The United States has been particularly bad at managing the coronavirus outbreak. Among the nations of the world, we currently have the fifth highest number of deaths per 100,000 people, with over half a million dead from the virus and counting.
Yet the effects of COVID-19 have not been evenly distributed across the country. Some communities are faring better than others, both in terms of viral spread and death. Some research suggests that a community’s population density, health care capacity, and leadership around promoting mask-wearing and physical distancing all make a difference, among other factors.
Now, a new study suggests another important community resource for fighting the pandemic: social capital, the network of relationships within a community. According to the study, counties where people trust each other more, feel more connected, and care for each other more have lower infection rates and fewer deaths from COVID.
For the study, researchers Christos Makridis of the Massachusetts Institute of Technology and Cary Wu of York University in Toronto compared over 2,700 counties spread across the United States, representing a variety of communities with different characteristics. Their data for infection and death rates came from a report put out by Johns Hopkins University tracking the virus.
For social capital, they used data from two large surveys that looked at elements considered by the Joint Economic Committee to be essential to social capital, such as stable family structures, trust in social institutions, and how much people vote, volunteer, help out their neighbors, and more. They also looked at basic demographic information, such as the racial composition of a community; the average age, education level, and income; the population density; and whether it is rural or urban—all factors that could influence the results.
Accounting for these factors, they found that communities with higher social capital had lower infection and death rates from the virus. Specifically, counties in the top 25% of social capital had nearly 18% fewer cases of COVID-19 and 5.3% fewer deaths from COVID-19 per 100,000 people than those in the bottom 25%.
Makridis believes that there is a good reason why this might be the case.
“Individuals that trust each other more and respect one another more are probably going to maintain better hygiene and not take unnecessary risks,” he says. “While that’s maybe not too surprising, it’s important to make the point in a quantitative way.”
How social capital might help
To look more carefully at how different kinds of communities fared during the pandemic, Makridis and Wu performed additional analyses. They found that in lower-income communities, social capital seemed to matter more for preventing viral spread than it did in prosperous communities—possibly because wealthier communities have better health care, healthier food supplies, and more people able to work at home, all of which are protective during a pandemic, Makridis says.
More densely populated areas also seemed to need social capital more as they fought the virus than less densely populated areas, which means caring for others is important there, too.
“The more that norms and trust encourage smart behavior, and the more that people in a community can be kind and loving of one another, the more they’ll be able to mitigate the transmission of the virus without extra resources [or in spite of crowding],” he says.
Makridis and Wu also considered which aspects of social capital mattered in the face of COVID-19. They grouped elements of social capital into categories: family unity (how stable family ties are), community health (the health and available health care in a community), institutional health (how much people trust institutions and participate in things like voting or the census), and collective efficacy (how much people help each other, volunteer, participate in community activities, etc.).
While community health was strongly connected to a reduced impact of the virus, and family unity also played a role, the second most important factor was collective efficacy—the ability of a community to come together in common cause.
“Obviously, community health is going to be important in a pandemic—if a county doesn’t really have good public health infrastructure, there’s not much you can do to avoid the spread of the virus and extra deaths,” Makridis says. “But norms and trust are important glue during crises, too. As far as I know, we were the first to make this point as it relates to the coronavirus pandemic.”

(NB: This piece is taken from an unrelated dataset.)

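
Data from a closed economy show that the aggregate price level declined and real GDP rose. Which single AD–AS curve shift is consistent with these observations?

P fell and Y rose. An AD shift moves P and Y in the same direction; an SRAS shift moves them in opposite directions.
Here P and Y moved in opposite directions, so the SRAS curve shifted.
Since Y rose, SRAS shifted right.

SRAS shifted right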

Protecting communities in the future
This suggests that communities should be trying to capitalize on their social connections. But that’s hard during a lockdown, of course. While sheltering in place may have been effective at slowing the spread of the virus, Makridis worries that it could have unintended consequences on a community’s long-term social and economic well-being. For example, he points to how lockdowns have decimated the child care market in many places, which will be hurtful to families when the economy reopens.
He believes that civic leaders should think more broadly about the impact of policies created to fight against the pandemic. Preserving social capital is important, he says, because it can help a community’s response to the virus.
“Because of the role that social capital plays, you can mobilize support and mobilize actions at a local level, even if it’s not happening at a federal level,” he says.
He points to a growing body of research showing that social capital helps communities prevent and recover from disaster, including other epidemics, such as the ebola outbreak. He believes his paper is the first to suggest that social capital matters for slowing the viral spread and death from COVID-19, too.
Going forward, Makridis hopes to study how quarantine policies have affected social capital within communities over this last year—to see if they have increased or decreased trust. He’s also interested in how political partisanship and religiosity within a community affect social capital.
Unfortunately, our current political divide has been a major obstacle to building social capital and, therefore, getting through the pandemic, he explains. If we could listen to each other without rancor and start from a place of caring for one another, says Makridis, we would be so much further along in this fight.
“It might seem really simple and common sense, but it’s worth repeating: If you love one another, that’s the starting point,” he says.